If I could condense two semesters' worth of adolescent angst into a brief thematic idea, this sentence would certainly describe my senior-year demeanor. Sometimes, I get the urge to make good on a four-year investment and begin furiously outlining my future in zealous detail. At other moments, I scrap every shred of planning and goal-oriented enthusiasm, wondering why I gave up my first grade private-investigation work (a la the Olsen Twins), a seemingly easier career path than any of my current objectives. Then there are the times when I pretend to like red wine while watching Law and Order: SVU, trying to make myself feel depressed about something other than grad-school applications.

I never thought I’d have a “light-bulb moment,” an epiphany where the entire record of my youthful existence would suddenly create an obvious trajectory to a world of future success and adulthood, full of two-car garages and a Sam’s Club membership. I also never realized I had been practicing my destined career for years within the normal social patterns of my everyday life. More importantly, I never believed writing about boobs and blowjobs would ever link to a legitimate (and legal) paying job.

When it comes to sex, relationships and other aspects of social collision, I like to observe and listen. I also like to fix. My friends claim to accept my advice without consternation, although the sources of this perceived wisdom are not always clear. Thus, when I pressed one friend for an explanation of her trust, wondering if she merely thought I’d been around the block, she noted that experience was not always an explanation for successful knowledge. This is evidenced by the seasoned mutual friend who believes Vaseline is a better lubricant than KY Jelly and doesn’t always pin the right vocabulary word on the correct anatomical part.

Asking another friend why he felt comfortable relaying intimate details for the sake of my unfounded acumen, I discounted the role of life experience. In reply, he explained, “I talk to you because you’re not judgmental. You’d make a good therapist because nothing I’d say would offend, shock or disgust you.” It’s probably not the career center’s method for personal discovery, but talking about sex and other complicated aspects of human nature has brought me to the doorsteps of the grown-up threshold.

I don’t plan on translating my experience with this column into sexual journalism, mostly because my boyfriend would probably leave me and I’d have to continue fielding Carrie Bradshaw references for the rest of my life.
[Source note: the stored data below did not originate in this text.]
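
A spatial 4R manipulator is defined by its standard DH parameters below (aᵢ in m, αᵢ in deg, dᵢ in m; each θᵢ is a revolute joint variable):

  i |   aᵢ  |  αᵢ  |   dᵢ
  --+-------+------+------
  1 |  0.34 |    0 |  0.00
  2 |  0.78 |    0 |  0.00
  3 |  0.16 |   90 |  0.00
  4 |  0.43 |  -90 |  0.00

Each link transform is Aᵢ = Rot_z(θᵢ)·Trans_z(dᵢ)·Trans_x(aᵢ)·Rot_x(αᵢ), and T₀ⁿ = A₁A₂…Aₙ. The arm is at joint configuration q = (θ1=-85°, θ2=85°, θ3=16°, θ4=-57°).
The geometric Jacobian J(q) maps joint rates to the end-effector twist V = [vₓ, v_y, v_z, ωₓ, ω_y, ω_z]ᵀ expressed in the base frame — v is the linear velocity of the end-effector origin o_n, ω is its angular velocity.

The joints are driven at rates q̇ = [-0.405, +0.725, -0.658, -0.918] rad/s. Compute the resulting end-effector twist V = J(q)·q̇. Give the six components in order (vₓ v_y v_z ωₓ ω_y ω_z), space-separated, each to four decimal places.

o_n = [1.1886, -0.2301, -0.3606]
J₁: ẑ×o_n = [0.2301, 1.1886, -0.0000], ω = ẑ
J2: z=[0.0000, 0.0000, 1.0000] o=[0.0296, -0.3387, 0.0000] → [-0.1087, 1.1589, 0.0000, 0.0000, 0.0000, 1.0000]
J3: z=[0.0000, 0.0000, 1.0000] o=[0.8096, -0.3387, 0.0000] → [-0.1087, 0.3789, 0.0000, 0.0000, 0.0000, 1.0000]
J4: z=[0.2756, -0.9613, 0.0000] o=[0.9634, -0.2946, 0.0000] → [0.3467, 0.0994, 0.2342, 0.2756, -0.9613, 0.0000]
V = J·q̇ = [-0.4187, 0.0183, -0.2150, -0.2530, 0.8824, -0.3380]

-0.4187 0.0183 -0.2150 -0.2530 0.8824 -0.3380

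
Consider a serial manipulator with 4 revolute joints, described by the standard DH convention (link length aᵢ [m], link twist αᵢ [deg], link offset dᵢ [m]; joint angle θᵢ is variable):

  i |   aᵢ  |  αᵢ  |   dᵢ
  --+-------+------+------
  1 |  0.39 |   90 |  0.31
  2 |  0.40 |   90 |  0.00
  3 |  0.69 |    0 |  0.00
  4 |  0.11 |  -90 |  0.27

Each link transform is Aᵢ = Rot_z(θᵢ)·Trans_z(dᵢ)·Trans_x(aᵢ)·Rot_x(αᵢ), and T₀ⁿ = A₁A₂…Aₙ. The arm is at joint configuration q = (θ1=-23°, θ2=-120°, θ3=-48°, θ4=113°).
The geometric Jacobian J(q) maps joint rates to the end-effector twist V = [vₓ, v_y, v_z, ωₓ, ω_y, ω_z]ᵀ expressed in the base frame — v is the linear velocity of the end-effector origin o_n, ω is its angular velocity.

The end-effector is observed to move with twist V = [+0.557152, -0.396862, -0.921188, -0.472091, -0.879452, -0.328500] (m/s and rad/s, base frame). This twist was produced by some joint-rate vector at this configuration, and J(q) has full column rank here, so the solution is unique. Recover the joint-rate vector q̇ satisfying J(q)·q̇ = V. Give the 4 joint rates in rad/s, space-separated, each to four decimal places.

o_n = [-0.1128, 0.4966, -0.3415]
J₁: ẑ×o_n = [-0.4966, -0.1128, 0.0000], ω = ẑ
J2: z=[-0.3907, -0.9205, 0.0000] o=[0.3590, -0.1524, 0.3100] → [0.5997, -0.2546, -0.6879, -0.3907, -0.9205, 0.0000]
J3: z=[-0.7972, 0.3384, 0.5000] o=[0.1749, -0.0742, -0.0364] → [-0.3887, -0.3871, -0.3577, -0.7972, 0.3384, 0.5000]
J4: z=[-0.7972, 0.3384, 0.5000] o=[0.1628, 0.4880, -0.4363] → [0.0277, -0.0623, 0.0863, -0.7972, 0.3384, 0.5000]
q̇ = J⁺·V = [-0.3810, 0.9940, 0.5550, -0.4500]

-0.3810 0.9940 0.5550 -0.4500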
That being said, this column has been a solid exercise in the practice of non-judgment, appropriate for a therapist’s life of listening and problem-solving. I like to laugh at awkwardness in the spirit of self-deprecation, but I never condemn. I rarely write like an advice columnist, but I hope I bring more people under the banner of normalcy and acceptability, if only by parading the endless list of my and my friends’ abnormalities. In light of the heat I sometimes take in laughing and preaching about sex through a public venue, it is only logical that judgment becomes an expendable product in this discussion. The world may not be ready to say it, but they’re at least comfortable reading it, and I’ll always be interested in writing about it. And I know what I want to be when I grow up because this column helped me get there.

Brooke Hartley is a Trinity senior. Her column runs every other Thursday.